Pemilik Perekebunan di Desa Menjalin, Kecamatan Parenggean KOTIM Memasang Nama Kelompok Tani Berkat Menjalin Secara Diam-diam Tanpa Ijin.
indopers.net | Kotawaringin Timur (Kalteng) – Puluhan warga Menjalin geram kepada Hendrik alias Robert dan Anto/Aan pemilik perkebunan tanpa ijin diam-diam menggunakan nama Kelompok Tani Berkat Menjalin, Desa Menjalin, Kecamatan Parenggean, Kabupaten Kotawaringin Timur, Senin (24/11/2025).

Letak kebun Hendrik alias Robert dan Anto /Aan ini berada di atas lahan yang berstatus HPK. Tepatnya di jalan PT. TASK 3 KM. 35, kebun Hendrik/Robert seluas 230 hektare, kebun pak Anto/Aan dengan luas kurang lebih 138 hektare. Total keseluruhan kedua kebun ini 368 hektare dan dipastikan tidak mengantongi ijin karena di kawasan HPK.

Ketika dijumpai media ini di lapangan Ketua Kelompok Tani Berkat Menjalin Ondo mengatakan, ” Kami anggota kelompok Tani Berkat Menjalin kaget setelah melihat ada papan informasi Berkat Menjalin terpasang di kebun pak Hendrik alias Robert ini,
Kami keberatan dengan adanya spanduk yang menggunakan nama kelompok Tani Berkat Menjalin tanpa seijin kami,” jelas Ondo

Hairil menambahkan,”Sepertinya pak Hendrik alias Robert ini sengaja ingin berlindung dibalik legalitas Kelompok Tani Berkat Menjalin untuk menghindari tim Satgas PKH,” ujar Hairil
Lanjut Hairil,” Kami keberatan atas pemasangan spanduk yang bertuliskan Berkat Menjalin. Kalau ini benar kelompok Tani Berkat Menjalin, berarti kami boleh memanen buah di kebun ini,” ujarnya
” Di hari ini spanduknya sudah dilepas namun bekasnya masih ada.

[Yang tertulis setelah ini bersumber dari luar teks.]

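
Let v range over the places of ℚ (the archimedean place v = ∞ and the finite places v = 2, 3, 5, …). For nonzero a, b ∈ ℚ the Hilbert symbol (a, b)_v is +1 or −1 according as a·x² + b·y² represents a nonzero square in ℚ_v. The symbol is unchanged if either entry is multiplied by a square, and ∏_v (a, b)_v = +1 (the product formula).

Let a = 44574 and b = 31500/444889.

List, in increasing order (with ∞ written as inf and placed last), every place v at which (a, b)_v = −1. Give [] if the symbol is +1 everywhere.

[3, 7]

Mod squares: a ≡ 44574, b ≡ 35. Check v ∈ {∞, 2, 3, 5, 7, 17, 19, 23, 29}.
v=3: a=3^1·(≡2), b=3^2·(≡2) mod 3; (2|3)=-1, (2|3)=-1; (−1)^{1·2·1}·(-1)^2·(-1)^1 = -1.
v=17: a=17^1·(≡4), b=17^0·(≡1) mod 17; (4|17)=+1, (1|17)=+1; (−1)^{1·0·8}·(+1)^0·(+1)^1 = +1.
v=29: a=29^0·(≡1), b=29^-2·(≡5) mod 29; (1|29)=+1, (5|29)=+1; (−1)^{0·-2·14}·(+1)^-2·(+1)^0 = +1.
v=23: a=23^1·(≡6), b=23^-2·(≡1) mod 23; (6|23)=+1, (1|23)=+1; (−1)^{1·-2·11}·(+1)^-2·(+1)^1 = +1.
v=2: v_2(a)=1, v_2(b)=2; units ≡ 7, 3 (mod 8); ε·ε+αω+βω = 1·1+1·1+2·0 ≡ 0  ⇒  (a,b)_2 = +1.
v=19: a=19^1·(≡9), b=19^0·(≡9) mod 19; (9|19)=+1, (9|19)=+1; (−1)^{1·0·9}·(+1)^0·(+1)^1 = +1.
v=∞: 44574 > 0 and 35 > 0  ⇒  (a,b)_∞ = +1.
v=5: a=5^0·(≡4), b=5^3·(≡3) mod 5; (4|5)=+1, (3|5)=-1; (−1)^{0·3·2}·(+1)^3·(-1)^0 = +1.
v=7: a=7^0·(≡5), b=7^1·(≡5) mod 7; (5|7)=-1, (5|7)=-1; (−1)^{0·1·3}·(-1)^1·(-1)^0 = -1.
(44574, 35 / ℚ) ramifies at {3, 7}: a division algebra.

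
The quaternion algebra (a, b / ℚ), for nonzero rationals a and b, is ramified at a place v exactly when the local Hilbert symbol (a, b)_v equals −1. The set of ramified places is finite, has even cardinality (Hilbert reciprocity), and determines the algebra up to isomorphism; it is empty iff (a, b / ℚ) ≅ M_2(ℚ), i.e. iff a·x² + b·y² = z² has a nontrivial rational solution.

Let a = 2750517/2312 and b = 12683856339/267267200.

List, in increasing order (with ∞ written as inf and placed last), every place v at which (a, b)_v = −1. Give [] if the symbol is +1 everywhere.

[]

Mod squares: a ≡ 154, b ≡ 22. Check v ∈ {∞, 2, 3, 5, 7, 11, 17}.
v=3: a=3^6·(≡1), b=3^4·(≡1) mod 3; (1|3)=+1, (1|3)=+1; (−1)^{6·4·1}·(+1)^4·(+1)^6 = +1.
v=∞: 154 > 0 and 22 > 0  ⇒  (a,b)_∞ = +1.
v=7: a=7^3·(≡2), b=7^6·(≡1) mod 7; (2|7)=+1, (1|7)=+1; (−1)^{3·6·3}·(+1)^6·(+1)^3 = +1.
v=2: v_2(a)=-3, v_2(b)=-7; units ≡ 5, 3 (mod 8); ε·ε+αω+βω = 0·1+-3·1+-7·1 ≡ 0  ⇒  (a,b)_2 = +1.
v=5: a=5^0·(≡1), b=5^-2·(≡3) mod 5; (1|5)=+1, (3|5)=-1; (−1)^{0·-2·2}·(+1)^-2·(-1)^0 = +1.
v=11: a=11^1·(≡3), b=11^3·(≡8) mod 11; (3|11)=+1, (8|11)=-1; (−1)^{1·3·5}·(+1)^3·(-1)^1 = +1.
v=17: a=17^-2·(≡13), b=17^-4·(≡6) mod 17; (13|17)=+1, (6|17)=-1; (−1)^{-2·-4·8}·(+1)^-4·(-1)^-2 = +1.
Ram(a, b) = ∅: the form 154·x² + 22·y² − z² is isotropic over every ℚ_v, so by Hasse–Minkowski it is isotropic over ℚ.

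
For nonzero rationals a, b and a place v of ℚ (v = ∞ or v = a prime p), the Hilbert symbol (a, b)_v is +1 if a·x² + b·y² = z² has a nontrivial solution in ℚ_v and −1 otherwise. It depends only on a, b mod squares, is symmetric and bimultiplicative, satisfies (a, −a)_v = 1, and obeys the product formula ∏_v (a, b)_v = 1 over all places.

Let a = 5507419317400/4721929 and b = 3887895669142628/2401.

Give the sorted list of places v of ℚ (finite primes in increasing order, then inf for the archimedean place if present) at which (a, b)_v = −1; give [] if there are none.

(a, b) ≡ (2124694, 17) mod (ℚ^×)²; places V = {2, 5, 7, 11, 13, 17, 19, 23, 41, 53, ∞}.
(a,b)_7: α=2, u≡6; β=-4, v≡3 (mod 7); (6|7)=-1, (3|7)=-1; sign (−1)^0·-1^-4·-1^2 = +1.
(a,b)_5: α=2, u≡4; β=0, v≡3 (mod 5); (4|5)=+1, (3|5)=-1; sign (−1)^0·+1^0·-1^2 = +1.
(a,b)_13: α=1, u≡2; β=2, v≡9 (mod 13); (2|13)=-1, (9|13)=+1; sign (−1)^0·-1^2·+1^1 = +1.
(a,b)_17: α=1, u≡2; β=1, v≡4 (mod 17); (2|17)=+1, (4|17)=+1; sign (−1)^0·+1^1·+1^1 = +1.
(a,b)_11: α=1, u≡1; β=6, v≡2 (mod 11); (1|11)=+1, (2|11)=-1; sign (−1)^0·+1^6·-1^1 = -1.
(a,b)_23: α=3, u≡17; β=2, v≡10 (mod 23); (17|23)=-1, (10|23)=-1; sign (−1)^0·-1^2·-1^3 = -1.
(a,b)_41: α=-2, u≡32; β=0, v≡34 (mod 41); (32|41)=+1, (34|41)=-1; sign (−1)^0·+1^0·-1^-2 = +1.
(a,b)_53: α=-2, u≡48; β=0, v≡36 (mod 53); (48|53)=-1, (36|53)=+1; sign (−1)^0·-1^0·+1^-2 = +1.
(a,b)_19: α=1, u≡6; β=2, v≡4 (mod 19); (6|19)=+1, (4|19)=+1; sign (−1)^0·+1^2·+1^1 = +1.
(a,b)_2: α=3, β=2; u≡3, v≡1 (mod 8); ε(u)ε(v)=1·0, αω(v)=3·0, βω(u)=2·1; sum ≡ 0  ⇒  +1.
(a,b)_∞: sgn(2124694)=+, sgn(17)=+, so +1.
(2124694, 17 / ℚ) ramifies at {11, 23}: a division algebra.

[11, 23]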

Sepertinya pemilik perkebunan ini ketakutan karena merasa bersalah,” kata Hairil.

Saat ditemui warga di mes kebun Anto/Aan pengawas (Apao) mengatakan,” Kemarin kita mencari solusinya pengen menjadi anggota kelompok Tani, jadi sesuatunya bisa jadi pemasukan untuk desa, kalau tidak boleh tidak apa,”katanya Apao

Sementara pengawas kebun pak Hendrik/Robert (Hendra Gunawan) saat itu tidak ada ditempat.
Dalam hal ini sudah jelas sangsi bagi orang yang menanam sawit di kawasan Hutan Produksi Konversi (HPK) tanpa izin resmi dapat dikenai sanksi berat berupa pidana penjara dan/atau denda yang besar, berdasarkan peraturan perundang-undangan di Indonesia, termasuk Undang-Undang Cipta Kerja dan peraturan turunannya.
Sanksi tersebut meliputi:
Sanksi Pidana: Pelaku dapat dijerat dengan hukuman pidana penjara hingga maksimal 5 tahun.
Sanksi Denda: Selain pidana penjara, pelaku juga dapat dikenai denda hingga maksimal Rp 7,5 miliar.
Denda Administratif: Pemerintah juga memberlakukan denda administratif sebesar Rp 25 juta per hektare untuk kebun sawit yang berada di dalam kawasan hutan secara ilegal, sebagai bagian dari upaya penataan dan penyelesaian masalah sawit dalam kawasan hutan.

Penyitaan Lahan: Lahan yang digunakan untuk perkebunan sawit ilegal di kawasan hutan dapat diambil alih oleh negara.
Penting untuk dicatat bahwa HPK pada dasarnya adalah kawasan hutan produksi yang dapat dikonversi, namun proses konversi tersebut harus melalui mekanisme pelepasan kawasan hutan yang sah sesuai peraturan perundang-undangan (seperti PP No. 23 Tahun 2021) agar status lahannya menjadi Area Penggunaan Lain (APL) dan legal untuk ditanami sawit. Tanpa proses pelepasan yang sah, penanaman sawit di kawasan HPK tetap dianggap ilegal.
Namun, UU Cipta Kerja juga memberikan solusi bagi petani sawit rakyat yang telah menanam sawit di kawasan hutan secara terus menerus selama minimal lima tahun sebelum UU tersebut disahkan, di mana mereka dapat dikenakan sanksi administratif dan bukan sanksi pidana.